🥀 💐💕☘🌺🌺☘💕💐🥀
Hüseyin Hilmi bin Saîd
Mübarek Hocamız
Rahmetullâhi aleyh
buyurmuşlar ki:
İNSANLARDA KUSÛR ARAYANIN DOSTU OLMAZ. KUSÛRU KENDİNDE ARAYANIN HERKES DOSTUDUR. EĞER BİRİSİ GELİR DE SİZE, BİR DÎN KARDEŞİNİZİ KÖTÜLERSE, ALLAHDAN KORK, SUS DERSENİZ, YÜZ ŞEHÎD SEVÂBI ALIRSINIZ. ZA’ÎF KALBLER, ZA’ÎF RÛHLU İNSANLAR, BU ZAAFLARINI GİDERMEK İÇİN, GÜÇLÜ İNSANLARIN ARASINI AÇMAK İSTERLER, BİRİNDEN DİĞERİNE
LAF TAŞIRLAR. SİZ ONLARA KIYMET VERMEYİN VE ONLARI DİNLEMEYİN.

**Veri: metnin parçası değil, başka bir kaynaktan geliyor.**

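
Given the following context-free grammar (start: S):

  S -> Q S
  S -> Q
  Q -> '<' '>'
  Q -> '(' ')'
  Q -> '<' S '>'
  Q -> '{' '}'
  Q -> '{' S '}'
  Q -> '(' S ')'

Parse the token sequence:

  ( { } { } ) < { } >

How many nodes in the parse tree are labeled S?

5

[S [Q ( [S [Q { }] [S [Q { }]]] )] [S [Q < [S [Q { }]] >]]]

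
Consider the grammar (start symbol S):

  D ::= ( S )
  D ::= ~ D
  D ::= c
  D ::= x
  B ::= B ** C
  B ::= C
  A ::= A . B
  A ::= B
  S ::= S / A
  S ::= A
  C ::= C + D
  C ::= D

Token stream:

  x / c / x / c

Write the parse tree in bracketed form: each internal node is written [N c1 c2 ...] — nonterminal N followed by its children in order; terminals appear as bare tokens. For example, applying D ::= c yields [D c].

[S [S [S [S [A [B [C [D x]]]]] / [A [B [C [D c]]]]] / [A [B [C [D x]]]]] / [A [B [C [D c]]]]]

S
S / A
S / A / A
S / A / A / A
A / A / A / A
B / A / A / A
C / A / A / A
D / A / A / A
x / A / A / A
x / B / A / A
x / C / A / A
x / D / A / A
x / c / A / A
x / c / B / A
x / c / C / A
x / c / D / A
x / c / x / A
x / c / x / B
x / c / x / C
x / c / x / D
x / c / x / c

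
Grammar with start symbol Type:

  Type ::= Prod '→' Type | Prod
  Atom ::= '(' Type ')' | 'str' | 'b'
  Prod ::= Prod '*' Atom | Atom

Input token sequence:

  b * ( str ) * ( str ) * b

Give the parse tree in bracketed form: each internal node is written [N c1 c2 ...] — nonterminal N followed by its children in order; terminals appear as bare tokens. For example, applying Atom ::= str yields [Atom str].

[Type [Prod [Prod [Prod [Prod [Atom b]] * [Atom ( [Type [Prod [Atom str]]] )]] * [Atom ( [Type [Prod [Atom str]]] )]] * [Atom b]]]

Type
Prod
Prod * Atom
Prod * Atom * Atom
Prod * Atom * Atom * Atom
Atom * Atom * Atom * Atom
b * Atom * Atom * Atom
b * ( Type ) * Atom * Atom
b * ( Prod ) * Atom * Atom
b * ( Atom ) * Atom * Atom
b * ( str ) * Atom * Atom
b * ( str ) * ( Type ) * Atom
b * ( str ) * ( Prod ) * Atom
b * ( str ) * ( Atom ) * Atom
b * ( str ) * ( str ) * Atom
b * ( str ) * ( str ) * b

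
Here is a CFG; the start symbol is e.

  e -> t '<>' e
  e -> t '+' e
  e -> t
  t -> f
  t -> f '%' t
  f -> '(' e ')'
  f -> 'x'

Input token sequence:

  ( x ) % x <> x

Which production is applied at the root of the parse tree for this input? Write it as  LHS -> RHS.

e -> t '<>' e

[e [t [f ( [e [t [f x]]] )] % [t [f x]]] <> [e [t [f x]]]]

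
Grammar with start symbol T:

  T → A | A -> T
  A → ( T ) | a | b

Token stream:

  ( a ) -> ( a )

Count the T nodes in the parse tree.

4

[T [A ( [T [A a]] )] -> [T [A ( [T [A a]] )]]]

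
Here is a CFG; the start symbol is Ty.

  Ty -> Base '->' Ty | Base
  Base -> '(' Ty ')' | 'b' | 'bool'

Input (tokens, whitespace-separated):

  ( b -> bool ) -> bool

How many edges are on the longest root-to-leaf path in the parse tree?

5

[Ty [Base ( [Ty [Base b] -> [Ty [Base bool]]] )] -> [Ty [Base bool]]]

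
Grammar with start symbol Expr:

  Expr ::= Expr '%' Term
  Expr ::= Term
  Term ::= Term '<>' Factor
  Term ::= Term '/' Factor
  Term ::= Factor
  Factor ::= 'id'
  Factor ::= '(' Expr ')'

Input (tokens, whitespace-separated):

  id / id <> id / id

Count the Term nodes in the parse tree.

4

[Expr [Term [Term [Term [Term [Factor id]] / [Factor id]] <> [Factor id]] / [Factor id]]]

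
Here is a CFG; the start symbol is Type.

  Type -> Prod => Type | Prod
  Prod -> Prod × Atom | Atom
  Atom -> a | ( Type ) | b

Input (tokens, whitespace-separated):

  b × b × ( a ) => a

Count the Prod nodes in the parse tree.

5

[Type [Prod [Prod [Prod [Atom b]] × [Atom b]] × [Atom ( [Type [Prod [Atom a]]] )]] => [Type [Prod [Atom a]]]]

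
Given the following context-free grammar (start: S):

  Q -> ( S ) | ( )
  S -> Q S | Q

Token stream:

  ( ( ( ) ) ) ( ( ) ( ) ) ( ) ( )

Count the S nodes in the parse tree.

8

[S [Q ( [S [Q ( [S [Q ( )]] )]] )] [S [Q ( [S [Q ( )] [S [Q ( )]]] )] [S [Q ( )] [S [Q ( )]]]]]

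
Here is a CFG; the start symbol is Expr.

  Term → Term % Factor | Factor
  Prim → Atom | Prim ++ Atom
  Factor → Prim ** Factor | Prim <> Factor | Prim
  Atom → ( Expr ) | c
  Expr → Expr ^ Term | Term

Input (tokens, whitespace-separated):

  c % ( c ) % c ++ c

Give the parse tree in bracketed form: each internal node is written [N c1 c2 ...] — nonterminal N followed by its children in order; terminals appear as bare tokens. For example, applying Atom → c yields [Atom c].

[Expr [Term [Term [Term [Factor [Prim [Atom c]]]] % [Factor [Prim [Atom ( [Expr [Term [Factor [Prim [Atom c]]]]] )]]]] % [Factor [Prim [Prim [Atom c]] ++ [Atom c]]]]]

Expr
Term
Term % Factor
Term % Factor % Factor
Factor % Factor % Factor
Prim % Factor % Factor
Atom % Factor % Factor
c % Factor % Factor
c % Prim % Factor
c % Atom % Factor
c % ( Expr ) % Factor
c % ( Term ) % Factor
c % ( Factor ) % Factor
c % ( Prim ) % Factor
c % ( Atom ) % Factor
c % ( c ) % Factor
c % ( c ) % Prim
c % ( c ) % Prim ++ Atom
c % ( c ) % Atom ++ Atom
c % ( c ) % c ++ Atom
c % ( c ) % c ++ c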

İslâm âlimleri, bütün istirâhatlerini, menfe’atlerini fedâ ederek, dînimizin bu güzel emrlerini bildirmek
ve torunlarının dînlerini, îmânlarını korumak için, çok sayıda ve çok kıymetli kitâb yazmış ve bizlere
yâdigâr bırakmışdır. Güzel ahlâkı, adâleti, çalışkanlığı, fende, san’atda birinciliği ve yeğitliği dünyâ târîhlerinde, parlak kelimelerle yazılı olan, şanlı ve Şerefli ecdâdımızın, düşman elinin dokunmaması için, mübârek kanını dökdüğü ve bütün temizliği, doğruluğu ile bizlere mîrâs bırakdığı mukaddes dînimizi, yine onların mübârek elleri ile yazdıkları, hâlis ve afîf kitâblarından okuyup öğrenmeliyiz.

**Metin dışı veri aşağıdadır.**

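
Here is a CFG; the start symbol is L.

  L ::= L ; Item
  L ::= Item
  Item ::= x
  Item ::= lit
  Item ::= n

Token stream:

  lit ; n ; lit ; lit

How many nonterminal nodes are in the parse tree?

8

[L [L [L [L [Item lit]] ; [Item n]] ; [Item lit]] ; [Item lit]]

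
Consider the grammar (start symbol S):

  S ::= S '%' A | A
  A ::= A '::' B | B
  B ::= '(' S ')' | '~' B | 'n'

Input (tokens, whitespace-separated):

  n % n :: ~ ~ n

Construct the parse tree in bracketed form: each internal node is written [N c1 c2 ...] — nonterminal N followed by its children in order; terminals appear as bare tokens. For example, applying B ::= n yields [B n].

[S [S [A [B n]]] % [A [A [B n]] :: [B ~ [B ~ [B n]]]]]

S
S % A
A % A
B % A
n % A
n % A :: B
n % B :: B
n % n :: B
n % n :: ~ B
n % n :: ~ ~ B
n % n :: ~ ~ n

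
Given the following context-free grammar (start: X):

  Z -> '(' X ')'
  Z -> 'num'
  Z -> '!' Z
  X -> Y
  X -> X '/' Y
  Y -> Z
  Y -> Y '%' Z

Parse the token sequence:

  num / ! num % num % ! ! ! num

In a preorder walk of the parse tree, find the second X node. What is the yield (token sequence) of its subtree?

num

[X [X [Y [Z num]]] / [Y [Y [Y [Z ! [Z num]]] % [Z num]] % [Z ! [Z ! [Z ! [Z num]]]]]]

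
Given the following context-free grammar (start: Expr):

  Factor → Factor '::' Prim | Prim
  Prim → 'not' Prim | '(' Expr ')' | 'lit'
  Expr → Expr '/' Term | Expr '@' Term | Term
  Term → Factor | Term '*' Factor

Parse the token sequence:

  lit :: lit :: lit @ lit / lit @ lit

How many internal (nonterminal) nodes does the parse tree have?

20

[Expr [Expr [Expr [Expr [Term [Factor [Factor [Factor [Prim lit]] :: [Prim lit]] :: [Prim lit]]]] @ [Term [Factor [Prim lit]]]] / [Term [Factor [Prim lit]]]] @ [Term [Factor [Prim lit]]]]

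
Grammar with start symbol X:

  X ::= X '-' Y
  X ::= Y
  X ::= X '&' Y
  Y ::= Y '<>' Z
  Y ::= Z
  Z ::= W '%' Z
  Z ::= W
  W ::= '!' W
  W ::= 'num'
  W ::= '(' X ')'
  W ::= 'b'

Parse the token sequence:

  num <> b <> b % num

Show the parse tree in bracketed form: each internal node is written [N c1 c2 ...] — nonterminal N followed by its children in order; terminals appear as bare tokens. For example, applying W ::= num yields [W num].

X
Y
Y <> Z
Y <> Z <> Z
Z <> Z <> Z
W <> Z <> Z
num <> Z <> Z
num <> W <> Z
num <> b <> Z
num <> b <> W % Z
num <> b <> b % Z
num <> b <> b % W
num <> b <> b % num

[X [Y [Y [Y [Z [W num]]] <> [Z [W b]]] <> [Z [W b] % [Z [W num]]]]]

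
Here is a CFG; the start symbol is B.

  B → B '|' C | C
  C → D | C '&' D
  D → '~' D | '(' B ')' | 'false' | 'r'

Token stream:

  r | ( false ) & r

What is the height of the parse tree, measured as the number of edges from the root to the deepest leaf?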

HÂİNLERİN KALEMLERİNDEN ÇIKAN, SÜSLÜ KELİMELERLE ÖRTÜLMÜŞ, ZEHRLİ PROPAGANDALARI OKUYARAK, AZÎZ VE SEVGİLİ ÎMÂNIMIZI KAPDIRMAMAĞA, ALDANMAMAĞA ÇOK DİKKAT ETMELİYİZ!.
İyilik yapmak mecburiyetinde değiliz. İstersen yaparsın, istersen yapmazsın. Ama kötülük yapmamaya mecburuz. İyilik yaparsan iyi; ama yapmazsan kimse bunu niye yapmadın diye sormaz. Nasîbin yokmuş der; ama bir kötülük yaparsan, neden bunu yapdın diye sorarlar. Allah’ü teâlâyı incitmemek için, Onun komşularını incitmememiz lazımdır.
-İKİ KİŞİ KARŞILAŞINCA MUHAKKAK BİRBİRLERİNE AZ DA OLSA FEYZ GEÇER. MÜRŞİD-İ KÂMİLİN FEYZİ İSE HER YERE GİDER. FEYZİ MÜRŞİD-İ KÂMİLDEN İSTEYECEĞİZ. O, ALLAH’Ü TEALANIN FEYZİNİ VERİR.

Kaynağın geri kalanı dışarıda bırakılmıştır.